À l'opposé, plusieurs voix expriment une réserve morale. Ségolène Royal s'oppose viscéralement à l'enfouissement (« Je ne suis pas venue sur Terre pour cela. Je le refuse, viscéralement »), interroge l'horizon de 100 000 ans face aux pyramides « oubliées en 3 000 ans » et affirme n'avoir « jamais rien signé en faveur de l'enfouissement » (Mme Ségolène Royal). Nicolas Hulot (M. Nicolas Hulot) formule un argument philosophique : « nous donnons procuration aux générations futures (...) sans qu'elles en soient informées. »

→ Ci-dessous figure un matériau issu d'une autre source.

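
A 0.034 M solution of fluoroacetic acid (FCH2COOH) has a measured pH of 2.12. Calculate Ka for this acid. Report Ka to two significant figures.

[H+] = 10^(-2.12) = 7.59 × 10^-3 M
At equilibrium [HA] = 0.034 − 7.59 × 10^-3 = 2.64 × 10^-2 M
Ka = [H+][A-]/[HA] = (7.59 × 10^-3)² / 2.64 × 10^-2 = 2.2 × 10^-3

Ka = 2.2 × 10^-3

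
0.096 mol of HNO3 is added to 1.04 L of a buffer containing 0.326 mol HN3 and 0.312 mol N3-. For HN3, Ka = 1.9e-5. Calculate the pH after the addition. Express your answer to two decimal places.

After neutralization: n(HN3) = 0.422 mol, n(N3-) = 0.216 mol.
pKa = −log(1.9 × 10^-5) = 4.721
pH = pKa + log(n_N3-/n_HN3) = 4.721 + log(0.216/0.422) = 4.721 + (-0.291)

pH = 4.43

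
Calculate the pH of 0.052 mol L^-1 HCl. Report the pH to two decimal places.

pH = 1.28

HCl is a strong acid and dissociates completely, so [H+] = 0.052 M.
pH = -log(0.052) = 1.28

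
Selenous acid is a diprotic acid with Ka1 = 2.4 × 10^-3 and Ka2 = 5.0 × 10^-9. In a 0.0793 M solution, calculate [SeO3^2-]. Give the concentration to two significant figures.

First ionization gives [H+] ≈ [HSeO3-] = 1.26 × 10^-2 M.
Second step: Ka2 = [H+][SeO3^2-]/[HSeO3-] ≈ [SeO3^2-] (since [H+] ≈ [HSeO3-]).
So [SeO3^2-] ≈ Ka2.

5.0 × 10^-9 M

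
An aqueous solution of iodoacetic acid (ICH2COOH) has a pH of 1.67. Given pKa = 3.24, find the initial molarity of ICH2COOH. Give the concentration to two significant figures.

C₀ = 8.2 × 10^-1 M

[H+] = 10^(-1.67) = 2.14 × 10^-2 M = x
Ka = 10^(−3.24) = 5.75 × 10^-4
Ka = x²/(C₀ − x) ⇒ C₀ = x + x²/Ka
C₀ = 2.14 × 10^-2 + (2.14 × 10^-2)²/(5.75 × 10^-4) = 8.18 × 10^-1 M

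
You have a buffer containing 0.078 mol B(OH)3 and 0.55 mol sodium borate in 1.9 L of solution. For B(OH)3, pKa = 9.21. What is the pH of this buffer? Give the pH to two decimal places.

Using pH = pKa + log([base]/[acid]) with [base]/[acid] = 0.55/0.078:
pH = 9.21 + (+0.848) = 10.06

pH = 10.06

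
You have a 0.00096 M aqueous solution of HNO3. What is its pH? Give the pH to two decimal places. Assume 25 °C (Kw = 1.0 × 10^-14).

pH = 3.02

HNO3 is a strong acid and dissociates completely, so [H+] = 0.00096 M.
pH = -log(0.00096) = 3.02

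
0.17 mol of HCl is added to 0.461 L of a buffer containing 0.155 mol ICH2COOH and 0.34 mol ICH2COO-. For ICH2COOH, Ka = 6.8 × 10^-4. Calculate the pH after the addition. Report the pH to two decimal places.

pH = 2.89

Added H+ converts ICH2COO- to ICH2COOH: ICH2COOH → 0.325 mol, ICH2COO- → 0.17 mol.
pKa = −log(6.8 × 10^-4) = 3.167
pH = pKa + log([A⁻]/[HA]) = 3.167 + log(0.17/0.325) = 3.167 -0.281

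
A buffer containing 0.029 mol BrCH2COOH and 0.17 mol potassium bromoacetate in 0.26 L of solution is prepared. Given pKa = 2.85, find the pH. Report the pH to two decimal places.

pH = 3.62

Henderson–Hasselbalch: pH = pKa + log([BrCH2COO-]/[BrCH2COOH]) = 2.85 + log(0.17/0.029)
pH = 2.85 + (+0.768) = 3.62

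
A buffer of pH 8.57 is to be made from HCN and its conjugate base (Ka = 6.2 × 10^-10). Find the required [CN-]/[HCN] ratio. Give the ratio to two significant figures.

ratio = 0.23

pKa = -log(6.2 × 10^-10) = 9.208
pH = pKa + log(r) ⇒ log(r) = 8.57 − 9.208 = -0.638
r = [CN-]/[HCN] = 10^(-0.638) = 0.23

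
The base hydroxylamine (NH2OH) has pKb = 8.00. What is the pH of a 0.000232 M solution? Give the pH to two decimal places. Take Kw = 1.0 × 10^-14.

pH = 8.18

NH2OH + H2O ⇌ NH3OH+ + OH-
Kb = 10^(−8.00) = 1.00 × 10^-8
Kb = [OH-]²/(0.000232 − [OH-]) = 1.00 × 10^-8
Assume [OH-] ≪ 0.000232: [OH-] ≈ √(1.00 × 10^-8 × 0.000232) = 1.52 × 10^-6 M
([OH-]/C₀ = 0.66% < 5%, so the approximation holds.)
pOH = 5.82, so pH = 14.00 − pOH = 8.18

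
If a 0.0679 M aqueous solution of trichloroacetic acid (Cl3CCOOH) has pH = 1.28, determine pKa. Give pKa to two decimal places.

pKa = 0.75

[H+] = 10^(-1.28) = 5.25 × 10^-2 M
At equilibrium [HA] = 0.0679 − 5.25 × 10^-2 = 1.54 × 10^-2 M
Ka = [H+][A-]/[HA] = (5.25 × 10^-2)² / 1.54 × 10^-2 = 1.79 × 10^-1
pKa = -log(1.79 × 10^-1) = 0.75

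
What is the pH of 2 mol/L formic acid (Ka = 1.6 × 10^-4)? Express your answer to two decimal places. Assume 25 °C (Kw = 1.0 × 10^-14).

pH = 1.75

HCOOH ⇌ HCOO- + H+
From the ICE table, Ka = [H+]²/(2 − [H+]) = 1.6 × 10^-4.
Since Ka ≪ C₀, [H+] ≈ √(Ka·C₀) = 1.79 × 10^-2 M.
Check: 0.89% ionized — well under 5%, approximation valid.
pH = −log(1.79 × 10^-2) = 1.75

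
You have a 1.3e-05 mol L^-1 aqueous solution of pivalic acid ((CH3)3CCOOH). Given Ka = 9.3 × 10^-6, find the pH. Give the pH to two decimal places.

(CH3)3CCOOH ⇌ (CH3)3CCOO- + H+
From the ICE table, Ka = x²/(1.3e-05 − x) = 9.3 × 10^-6.
x is not negligible relative to C₀; solve x² + 9.3e-06·x − 1.21e-10 = 0.
x = (−Ka + √(Ka² + 4·Ka·C₀))/2 = 7.29 × 10^-6 M
pH = −log(7.29 × 10^-6) = 5.14

pH = 5.14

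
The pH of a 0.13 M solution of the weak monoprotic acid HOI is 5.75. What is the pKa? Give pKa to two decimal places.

[H+] = 10^(-5.75) = 1.78 × 10^-6 M
At equilibrium [HA] = 0.13 − 1.78 × 10^-6 = 1.30 × 10^-1 M
Ka = [H+][A-]/[HA] = (1.78 × 10^-6)² / 1.30 × 10^-1 = 2.44 × 10^-11
pKa = -log(2.44 × 10^-11) = 10.61

pKa = 10.61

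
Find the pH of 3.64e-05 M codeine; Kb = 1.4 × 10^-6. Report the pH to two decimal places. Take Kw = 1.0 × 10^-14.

pH = 8.81

C18H21NO3 + H2O ⇌ C18H22NO3+ + OH-
Let x = [OH-] at equilibrium. Kb = x²/(3.64e-05 − x).
Here C₀/Kb ≈ 26, so the small-x approximation fails. Use the quadratic:
x = [−1.4e-06 + √(1.4e-06² + 2.04e-10)]/2 = 6.47 × 10^-6 M
pOH = 5.19, so pH = 14.00 − pOH = 8.81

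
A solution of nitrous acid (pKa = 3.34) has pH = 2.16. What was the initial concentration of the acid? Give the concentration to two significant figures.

C₀ = 1.1 × 10^-1 M

[H+] = 10^(-2.16) = 6.92 × 10^-3 M = x
Ka = 10^(−3.34) = 4.57 × 10^-4
Ka = x²/(C₀ − x) ⇒ C₀ = x + x²/Ka
C₀ = 6.92 × 10^-3 + (6.92 × 10^-3)²/(4.57 × 10^-4) = 1.12 × 10^-1 M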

Deux points saillants ressortent. D'abord, l'aveu de Nathalie Kosciusko-Morizet (Mme Nathalie Kosciusko-Morizet), pourtant favorable au nucléaire : « il est mensonger de parler de recyclage pour la filière des déchets nucléaires (...) la filière n'est pas bouclée », ce qui justifie selon elle de poursuivre la recherche, dont la quatrième génération. Ensuite, la question de l'acier de démantèlement : Yves Marignac (M. Yves Marignac) plaide pour une réutilisation dans le seul circuit nucléaire plutôt qu'un seuil de libération des TFA, tandis que le président Schellenberger lui oppose une contradiction, citant « 150 000 tonnes d'acier, (...) 15 tours Eiffel » pour la seule usine Georges Besse 1.
Qui en parle
- Pierre-Marie Abadie (M. Pierre-Marie Abadie, ANDRA) : Cigéo mûr et sûr, fierté de la filière française.
- François Jacq (M. François Jacq) : stockage profond faisable de manière sûre.
- Jean-Marc Jancovici (M. Jean-Marc Jancovici) : enfouissement comme option préférentielle, peur disproportionnée.
- Catherine Cesarsky (Mme Catherine Cesarsky) : urgence absolue d'enfouir, contrainte légale française vs offre russe.
- Yves Marignac (M. Yves Marignac) : réutilisation de l'acier dans le seul circuit nucléaire, contre le seuil de libération TFA.
- Nathalie Kosciusko-Morizet (Mme Nathalie Kosciusko-Morizet) : cycle non bouclé, le « recyclage » est trompeur, poursuivre la recherche.
- Nicolas Hulot (M. Nicolas Hulot) : réserve morale, responsabilité déléguée aux générations futures.
- Ségolène Royal (Mme Ségolène Royal) : opposition viscérale et morale à l'enfouissement, pour le stockage en surface réversible.
- Raphaël Schellenberger (président, M. Pierre-Marie Abadie/M. Yves Marignac) : cadrage de l'ANDRA, relève la contradiction sur l'acier.